KUPANG,METROTIMORNEWS.ID— Mahasiswa Kelompok 3 melaksanakan kegiatan penyuluhan bertema “Literasi Digital Aman bagi Anak Berkebutuhan Khusus (ABK)” yang terletak di Kecamatan Maulafa. kota Kupang, Provinsi Nusa Tenggara Timur (NTT). Yang dilaksakan dalam dua sesi yakni ; Kamis,12/03/2026 dan Sabtu, 14/03/2026.
Sesi pertama dilaksanakan pada 12 Maret 2026, yang difokuskan pada kegiatan survei lokasi, serta wawancara dengan orang tua dari anak ABK bernama Alfin Fransiskus Amleni. Kegiatan ini bertujuan untuk memahami kondisi anak, kebutuhan belajar, serta pola pendampingan yang selama ini dilakukan oleh keluarga.

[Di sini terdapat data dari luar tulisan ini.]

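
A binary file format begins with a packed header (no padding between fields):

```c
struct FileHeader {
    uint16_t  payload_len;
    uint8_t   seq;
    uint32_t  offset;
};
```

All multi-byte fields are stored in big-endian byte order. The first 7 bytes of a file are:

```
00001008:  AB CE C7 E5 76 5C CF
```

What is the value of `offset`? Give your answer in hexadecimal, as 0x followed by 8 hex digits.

`offset` follows `payload_len` (2 B), `seq` (1 B), so it starts at offset 2 + 1 = 3 and occupies 4 bytes.
Bytes at offsets 3..6: E5 76 5C CF.
Big-endian: lowest address holds the most-significant byte.
The bytes are already most-significant first: 0xE5765CCF.

0xE5765CCF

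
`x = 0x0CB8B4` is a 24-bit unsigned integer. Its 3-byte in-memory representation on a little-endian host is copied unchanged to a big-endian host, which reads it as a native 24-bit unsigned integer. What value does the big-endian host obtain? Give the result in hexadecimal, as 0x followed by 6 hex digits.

0xB4B80C

Stored little-endian, the bytes at ascending addresses are B4 B8 0C.
Read back as big-endian, the last byte is least significant, giving 0xB4B80C.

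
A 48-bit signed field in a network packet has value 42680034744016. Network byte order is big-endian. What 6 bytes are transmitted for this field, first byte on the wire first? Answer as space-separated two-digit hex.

42680034744016 in hexadecimal, padded to 48 bits, is 0x26D1384F56D0.
Split into bytes (most-significant first): 26 D1 38 4F 56 D0.
In big-endian order the high byte comes first in memory.
So the memory order matches the most-significant-first order: 26 D1 38 4F 56 D0.

26 D1 38 4F 56 D0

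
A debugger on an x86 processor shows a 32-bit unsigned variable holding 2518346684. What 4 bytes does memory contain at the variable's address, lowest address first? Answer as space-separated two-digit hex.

2518346684 in hexadecimal, padded to 32 bits, is 0x961AEBBC.
Split into bytes (most-significant first): 96 1A EB BC.
In little-endian order the low byte comes first in memory.
So at ascending addresses the bytes are BC EB 1A 96.

BC EB 1A 96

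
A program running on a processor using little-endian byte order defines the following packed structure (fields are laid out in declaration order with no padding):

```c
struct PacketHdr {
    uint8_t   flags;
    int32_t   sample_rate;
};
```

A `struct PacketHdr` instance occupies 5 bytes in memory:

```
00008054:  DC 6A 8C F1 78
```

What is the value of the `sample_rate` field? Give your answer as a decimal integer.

2029096042

`sample_rate` follows `flags` (1 byte), so it starts at byte offset 1 and occupies 4 bytes.
Bytes at offsets 1..4: 6A 8C F1 78.
Little-endian: lowest address holds the least-significant byte.
Reassemble most-significant byte first: 78 F1 8C 6A → 0x78F18C6A.
0x78F18C6A = 2029096042.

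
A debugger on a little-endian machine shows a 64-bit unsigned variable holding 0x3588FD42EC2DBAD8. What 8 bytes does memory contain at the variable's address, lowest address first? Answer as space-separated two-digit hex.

Split into bytes (most-significant first): 35 88 FD 42 EC 2D BA D8.
In little-endian order the low byte comes first in memory.
So at ascending addresses the bytes are D8 BA 2D EC 42 FD 88 35.

D8 BA 2D EC 42 FD 88 35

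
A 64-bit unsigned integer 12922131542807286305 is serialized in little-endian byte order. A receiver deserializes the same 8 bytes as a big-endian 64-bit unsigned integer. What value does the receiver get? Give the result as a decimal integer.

12922131542807286305 in 64-bit hexadecimal is 0xB354A22C7DE61221.
Stored little-endian, the bytes at ascending addresses are 21 12 E6 7D 2C A2 54 B3.
Read back as big-endian, the last byte is least significant, giving 0x2112E67D2CA254B3.
0x2112E67D2CA254B3 = 2383220578126550195.

2383220578126550195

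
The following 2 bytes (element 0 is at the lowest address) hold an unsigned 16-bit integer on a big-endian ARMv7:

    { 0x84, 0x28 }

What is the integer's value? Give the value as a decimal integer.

In big-endian order the high byte comes first in memory.
The bytes are already most-significant first: 0x8428.
0x8428 = 33832.

33832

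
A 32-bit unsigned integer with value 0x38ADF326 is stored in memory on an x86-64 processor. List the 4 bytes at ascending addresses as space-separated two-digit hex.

Split into bytes (most-significant first): 38 AD F3 26.
Little-endian: lowest address holds the least-significant byte.
So at ascending addresses the bytes are 26 F3 AD 38.

26 F3 AD 38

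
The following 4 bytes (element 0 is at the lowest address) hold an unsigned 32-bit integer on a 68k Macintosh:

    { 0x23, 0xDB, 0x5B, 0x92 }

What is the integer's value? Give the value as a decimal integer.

601578386

In big-endian order the high byte comes first in memory.
The bytes are already most-significant first: 0x23DB5B92.
0x23DB5B92 = 601578386.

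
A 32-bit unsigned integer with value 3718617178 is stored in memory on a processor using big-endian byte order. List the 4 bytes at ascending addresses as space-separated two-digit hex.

DD A5 98 5A

3718617178 in hexadecimal, padded to 32 bits, is 0xDDA5985A.
Split into bytes (most-significant first): DD A5 98 5A.
Big-endian: lowest address holds the most-significant byte.
So the memory order matches the most-significant-first order: DD A5 98 5A.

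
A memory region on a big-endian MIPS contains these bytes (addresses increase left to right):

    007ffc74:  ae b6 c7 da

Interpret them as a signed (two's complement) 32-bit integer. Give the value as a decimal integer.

-1363752998

Big-endian stores the most-significant byte at the lowest address.
The bytes are already most-significant first: 0xAEB6C7DA.
Top bit is set, so as a signed 32-bit value this is 0xAEB6C7DA − 2^32 = -1363752998.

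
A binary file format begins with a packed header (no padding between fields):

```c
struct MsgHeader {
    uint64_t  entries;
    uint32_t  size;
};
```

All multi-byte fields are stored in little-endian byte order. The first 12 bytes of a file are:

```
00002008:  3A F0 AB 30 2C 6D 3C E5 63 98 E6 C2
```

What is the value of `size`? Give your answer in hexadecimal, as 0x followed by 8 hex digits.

0xC2E69863

`size` follows `entries` (8 bytes), so it starts at byte offset 8 and occupies 4 bytes.
Bytes at offsets 8..11: 63 98 E6 C2.
In little-endian order the low byte comes first in memory.
Reassemble most-significant byte first: C2 E6 98 63 → 0xC2E69863.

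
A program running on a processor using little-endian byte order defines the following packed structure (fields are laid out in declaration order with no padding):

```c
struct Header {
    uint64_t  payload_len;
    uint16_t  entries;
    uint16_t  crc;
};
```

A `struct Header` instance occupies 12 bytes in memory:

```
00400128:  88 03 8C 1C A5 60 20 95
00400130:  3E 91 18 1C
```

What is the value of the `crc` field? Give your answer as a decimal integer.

7192

`crc` follows `payload_len` (8 B), `entries` (2 B), so it starts at offset 8 + 2 = 10 and occupies 2 bytes.
Bytes at offsets 10..11: 18 1C.
Little-endian: lowest address holds the least-significant byte.
Reassemble most-significant byte first: 1C 18 → 0x1C18.
0x1C18 = 7192.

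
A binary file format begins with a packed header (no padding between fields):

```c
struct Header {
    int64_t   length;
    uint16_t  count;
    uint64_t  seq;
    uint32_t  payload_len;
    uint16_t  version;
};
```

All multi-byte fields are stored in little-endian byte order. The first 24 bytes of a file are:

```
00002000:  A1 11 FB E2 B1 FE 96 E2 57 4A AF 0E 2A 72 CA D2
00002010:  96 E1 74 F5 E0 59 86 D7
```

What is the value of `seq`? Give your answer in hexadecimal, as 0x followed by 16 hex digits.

`seq` follows `length` (8 B), `count` (2 B), so it starts at offset 8 + 2 = 10 and occupies 8 bytes.
Bytes at offsets 10..17: AF 0E 2A 72 CA D2 96 E1.
Little-endian: lowest address holds the least-significant byte.
Reassemble most-significant byte first: E1 96 D2 CA 72 2A 0E AF → 0xE196D2CA722A0EAF.

0xE196D2CA722A0EAF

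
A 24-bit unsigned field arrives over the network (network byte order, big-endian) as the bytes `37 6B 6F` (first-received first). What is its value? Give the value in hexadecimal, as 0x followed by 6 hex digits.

Big-endian: lowest address holds the most-significant byte.
The bytes are already most-significant first: 0x376B6F.

0x376B6F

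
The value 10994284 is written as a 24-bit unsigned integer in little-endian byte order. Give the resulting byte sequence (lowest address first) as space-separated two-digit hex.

10994284 in hexadecimal, padded to 24 bits, is 0xA7C26C.
Split into bytes (most-significant first): A7 C2 6C.
Little-endian stores the least-significant byte at the lowest address.
So at ascending addresses the bytes are 6C C2 A7.

6C C2 A7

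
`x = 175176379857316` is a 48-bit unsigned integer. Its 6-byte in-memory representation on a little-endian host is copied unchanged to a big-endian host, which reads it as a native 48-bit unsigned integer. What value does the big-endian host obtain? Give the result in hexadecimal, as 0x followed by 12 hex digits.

175176379857316 in 48-bit hexadecimal is 0x9F526DE4F9A4.
Stored little-endian, the bytes at ascending addresses are A4 F9 E4 6D 52 9F.
Read back as big-endian, the last byte is least significant, giving 0xA4F9E46D529F.

0xA4F9E46D529F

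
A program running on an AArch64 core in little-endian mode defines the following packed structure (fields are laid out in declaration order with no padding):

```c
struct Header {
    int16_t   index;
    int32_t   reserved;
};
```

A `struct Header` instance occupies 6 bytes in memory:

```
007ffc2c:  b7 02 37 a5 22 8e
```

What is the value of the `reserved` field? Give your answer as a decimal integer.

`reserved` follows `index` (2 bytes), so it starts at byte offset 2 and occupies 4 bytes.
Bytes at offsets 2..5: 37 A5 22 8E.
In little-endian order the low byte comes first in memory.
Reassemble most-significant byte first: 8E 22 A5 37 → 0x8E22A537.
Top bit is set, so as a signed 32-bit value this is 0x8E22A537 − 2^32 = -1910332105.

-1910332105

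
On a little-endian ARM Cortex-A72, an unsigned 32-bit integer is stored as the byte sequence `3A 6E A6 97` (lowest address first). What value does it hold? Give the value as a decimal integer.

Little-endian stores the least-significant byte at the lowest address.
Reassemble most-significant byte first: 97 A6 6E 3A → 0x97A66E3A.
0x97A66E3A = 2544266810.

2544266810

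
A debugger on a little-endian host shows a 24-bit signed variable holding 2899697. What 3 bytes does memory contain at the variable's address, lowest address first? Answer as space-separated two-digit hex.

2899697 in hexadecimal, padded to 24 bits, is 0x2C3EF1.
Split into bytes (most-significant first): 2C 3E F1.
Little-endian stores the least-significant byte at the lowest address.
So at ascending addresses the bytes are F1 3E 2C.

F1 3E 2C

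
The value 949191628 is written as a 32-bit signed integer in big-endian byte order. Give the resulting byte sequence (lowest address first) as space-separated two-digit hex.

38 93 83 CC

949191628 in hexadecimal, padded to 32 bits, is 0x389383CC.
Split into bytes (most-significant first): 38 93 83 CC.
Big-endian: lowest address holds the most-significant byte.
So the memory order matches the most-significant-first order: 38 93 83 CC.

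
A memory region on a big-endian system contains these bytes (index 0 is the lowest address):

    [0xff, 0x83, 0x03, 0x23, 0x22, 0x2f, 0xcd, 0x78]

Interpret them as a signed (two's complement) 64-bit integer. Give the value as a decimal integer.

-35180922656535176

In big-endian order the high byte comes first in memory.
The bytes are already most-significant first: 0xFF830323222FCD78.
Top bit is set, so as a signed 64-bit value this is 0xFF830323222FCD78 − 2^64 = -35180922656535176.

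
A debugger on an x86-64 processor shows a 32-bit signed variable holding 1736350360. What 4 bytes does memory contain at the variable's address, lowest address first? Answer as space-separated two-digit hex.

1736350360 in hexadecimal, padded to 32 bits, is 0x677E9A98.
Split into bytes (most-significant first): 67 7E 9A 98.
Little-endian stores the least-significant byte at the lowest address.
So at ascending addresses the bytes are 98 9A 7E 67.

98 9A 7E 67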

Selanjutnya, sesi kedua dilaksanakan pada 14 Maret 2026, berupa kegiatan penyuluhan yang bertempat langsung di rumah saudara Alfin. Kegiatan ini dihadiri oleh 7 orang peserta yang terdiri dari 1 anak ABK yang di dampingi oleh Ibu Amleni sebagai ibu kandung, dan 5 peserta lainnya yang merupakan Keluarga dan masyarakat setempat. Suasana berlangsung hangat dan interaktif.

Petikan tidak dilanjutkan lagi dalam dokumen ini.